Le deuxième risque est la concurrence. Microsoft, les fournisseurs cloud et de nombreuses start-up investissent massivement dans la sécurité. Les clients souhaitent réduire le nombre d’outils utilisés, mais cela ne garantit pas que les mêmes acteurs resteront gagnants indéfiniment.
Le troisième risque porte sur l’exécution. CrowdStrike doit continuer à démontrer sa fiabilité après la panne de 2024. Palo Alto doit prouver que sa stratégie de platformisation et ses acquisitions renforcent l’offre client sans ajouter de complexité inutile. Parmi les premiers signaux d’alerte figurent une croissance plus faible du nombre de clients, un ralentissement des extensions de contrats, une hausse des coûts commerciaux et une baisse des renouvellements.
La cybersécurité reste l’un des thèmes numériques de long terme les plus évidents, car les entreprises ne peuvent tout simplement pas choisir de se passer de protection. Banques, hôpitaux, usines, distributeurs et gouvernements reposent tous sur des logiciels. Et ces logiciels évoluent désormais dans un environnement de menaces plus sophistiqué, notamment parce que l’IA offre des outils plus puissants aussi bien aux attaquants qu’aux défenseurs.

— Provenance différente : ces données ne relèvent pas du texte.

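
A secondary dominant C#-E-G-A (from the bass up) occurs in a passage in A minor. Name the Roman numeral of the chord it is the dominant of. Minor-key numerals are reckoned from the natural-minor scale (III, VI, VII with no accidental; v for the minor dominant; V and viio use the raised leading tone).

iv

The chord is a dominant seventh chord on A.
A dominant resolves down a perfect fifth: A → D. In A minor, D is scale degree 4, i.e. iv.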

CrowdStrike et Palo Alto Networks abordent cette semaine de résultats comme deux acteurs majeurs de cette bataille, mais aussi comme des valeurs soumises à des attentes très élevées. Pour les investisseurs, la leçon reste équilibrée : la demande en cybersécurité semble structurelle, mais le prix payé reste déterminant. La porte a besoin d’un verrou, les fenêtres ont besoin de capteurs, et le portefeuille a toujours besoin de discipline.